In an inner courtyard of the main building, an ambu­lance – or maybe a hearse – stood with its back doors open, white-overalled attendants waiting and the driver seated uncomfortably at the high steering-wheel. One of the attendants played with a steel loading roller, spinning it on well-lubricated bearings at the rear end of the long, somehow sinister vehicle. Nearby, in an open-ended barn-like structure with a sagging canvas roof, a helicopter’s dull paintwork and square glass windows gleamed darkly in shadow, its fuselage bearing the insignia of the Supreme Soviet. In one of the towers, leaning carefully on a low parapet wall, a figure with Army night-sight binoculars scanned the land about, particularly the open area between the perimeter wall and the central cluster. Pro­jecting above his shoulder, the ugly blue metal snout of a specially adapted Kalashnikov rifle was limned faintly against a horizon growing steadily darker.

Inside the main building, modern soundproof partition walls now divided what had once been a vast hall into fairly large rooms, serviced by a central corridor lit with a row of fluorescent tubes strung along a high ceiling.

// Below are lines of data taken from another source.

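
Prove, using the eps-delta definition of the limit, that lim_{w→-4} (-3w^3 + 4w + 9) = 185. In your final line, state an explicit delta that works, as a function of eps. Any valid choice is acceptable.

delta = min(1, eps/179)

Let eps > 0. We want delta > 0 such that 0 < |w + 4| < delta implies |(-3w^3 + 4w + 9) − 185| < eps.
(-3w^3 + 4w + 9) − 185 = -3w^3 + 4w - 176 = (w + 4)(-3w^2 + 12w - 44).
So |(-3w^3 + 4w + 9) − 185| = |w + 4|·|-3w^2 + 12w - 44|.
Require delta ≤ 1. Then |w + 4| < 1 gives |w| < 5, and by the triangle inequality |-3w^2 + 12w - 44| ≤ 3·5^2 + 12·5 + 44 = 179.
Hence |(-3w^3 + 4w + 9) − 185| ≤ 179|w + 4| < eps provided |w + 4| < eps/179.
Choosing delta = min(1, eps/179) ensures both conditions, hence |(-3w^3 + 4w + 9) − 185| < eps.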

Each room had a padlocked door and all the doors were fitted with tiny grille windows with sliding covers on the inside, and with small red lights which, when blinking, signified ‘No Entry – Not to be Disturbed’. One of these lights, half-way down the corridor on the left, was blinking even now. Leaning against the wall to one side of the door with the blinking light, a tall, hard-faced KGB operative cradled a submachine-gun in his arms. For the moment relaxed, he was ready to spring to attention – or into action – at a moment’s notice. The merest hint of the door opening, the sudden cessation of the red light’s blinking, and he would snap up straighter than a lamp­post. For while none of the men in that room was his real master, nevertheless one of them was as powerful as anyone in the highest ranks of the KGB, perhaps one of the ten most powerful men in Russia.

There were other men in the room beyond the door, which in fact was not one room but two, with an inter­connecting door of their own. In the smaller room, three men sat in armchairs, smoking, their hooded eyes fixed on the partition wall, of which a large central section, floor to ceiling, was a one-way viewscreen. The floor was carpeted; a small wheeled table within easy reach supported an ashtray, glasses, and a bottle of high-class slivovitz; all was silent except for the breathing of the three and the faint electric whirr of the air-conditioning. Subdued lighting in a false ceiling was soothing to their eyes.